Natanael significa “presente de Deus”. Este apóstolo é protagonista somente de uma cena evangélica: aquela em que Filipe, seu amigo, conta-lhe que acaba de encontrar o Messias. Então, ambos se aproximam de Jesus e este, inesperadamente, declara em voz alta: “Aqui está um verdadeiro israelita, em quem não há falsidade” (Jo 1,47). O espanto diante dessas palavras deve ter sido grande, o que leva Natanael a responder, surpreso: “De onde me conheces?” (Jo 1,48). Será que eles já se tinham visto antes e ele não se lembrava? Mas de onde vinha tal afirmação, dita como se Jesus o conhecesse desde sempre, como se soubesse até de suas disposições mais íntimas? Jesus, então, revela seu trunfo: “Antes que Filipe te chamasse, quando estavas debaixo da figueira, eu te vi” (Jo 1,48).

Não sabemos exatamente o que Natanael compreendeu ao ouvir essas palavras, mas imediatamente se rendeu a Jesus: “Rabi, tu és o Filho de Deus, tu és o Rei de Israel” (Jo 1,49). O Senhor sabia que estava diante dos primeiros passos da vida apostólica de Natanael, início de uma missão que se estenderia por toda a sua vida. Por isso, antecipa-lhe um futuro cheio de fecundidade: “Coisas maiores verás” (Jo 1,50). Essa é a experiência de toda vocação, e é o que acontece também com alguns sacerdotes diocesanos que experimentam o chamado para fazer parte do Opus Dei: Jesus volta a oferecer-lhes uma ajuda e uma missão para “servir a Igreja como Ela quer ser servida”[1]. Esses sacerdotes foram chamados onde estavam, debaixo de sua figueira. Ali, em sua profissão, em seu ministério, sentiram-se, como Natanael, amados e chamados de novo pelo Mestre.
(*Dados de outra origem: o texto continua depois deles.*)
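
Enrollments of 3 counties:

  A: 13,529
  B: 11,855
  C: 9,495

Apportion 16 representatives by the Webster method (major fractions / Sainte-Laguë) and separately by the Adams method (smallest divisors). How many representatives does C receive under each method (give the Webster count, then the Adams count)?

4 and 5

Webster: A 6, B 6, C 4.
Adams: A 6, B 5, C 5.
C gets 4 under Webster and 5 under Adams.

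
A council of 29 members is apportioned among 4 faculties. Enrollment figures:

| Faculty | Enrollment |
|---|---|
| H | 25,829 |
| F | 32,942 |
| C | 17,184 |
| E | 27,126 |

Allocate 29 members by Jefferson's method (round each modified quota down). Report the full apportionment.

H=7, F=9, C=5, E=8

Standard divisor 103081/29 ≈ 3554.517; standard quotas: H 7.267, F 9.268, C 4.834, E 7.631.
Rounding down gives 7, 9, 4, 7 = 27 seats, so the divisor must be adjusted.
With modified divisor 3340: modified quotas H 7.733, F 9.863, C 5.145, E 8.122.
Rounding down: H 7, F 9, C 5, E 8 (total 29).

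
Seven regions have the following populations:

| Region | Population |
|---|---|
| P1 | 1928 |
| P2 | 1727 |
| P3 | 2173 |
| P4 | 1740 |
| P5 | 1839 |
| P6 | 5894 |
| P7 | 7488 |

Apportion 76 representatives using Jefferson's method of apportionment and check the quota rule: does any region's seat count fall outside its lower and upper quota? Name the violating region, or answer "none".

Standard quotas: P1 6.430, P2 5.759, P3 7.247, P4 5.803, P5 6.133, P6 19.656, P7 24.972.
Jefferson allocation: P1 6, P2 5, P3 7, P4 6, P5 6, P6 20, P7 26.
P7 has quota 24.972 (lower 24, upper 25) but receives 26 — outside the quota interval.

P7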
Esses sacerdotes, ao responderem a essa vocação, passam a pertencer à Sociedade Sacerdotal da Santa Cruz, uma associação de clérigos intrinsecamente unida à Prelazia do Opus Dei, como veremos mais adiante[2]. Tal fórmula jurídica lhes permite não só manter intacta sua relação filial para com o bispo diocesano, bem como sua fraternidade sacerdotal com os demais membros do seu presbitério, mas também reafirmá-las. Nas palavras de São Josemaria, o sacerdote diocesano chamado ao Opus Dei “não abandona nem modifica em nada sua vocação diocesana: dedicação ao serviço da Igreja local a que está incardinado, plena dependência do Ordinário próprio, espiritualidade secular, união com os outros sacerdotes, etc. Antes, pelo contrário, compromete-se a viver essa vocação com plenitude, porque sabe que deve procurar a perfeição precisamente no próprio exercício de suas obrigações sacerdotais, como sacerdote diocesano”[3]. Em resumo, sua vocação à Obra os compromete a “não abandonar a própria condição diocesana, mas, pelo contrário, exercê-la sempre com maior amor de Deus”[4].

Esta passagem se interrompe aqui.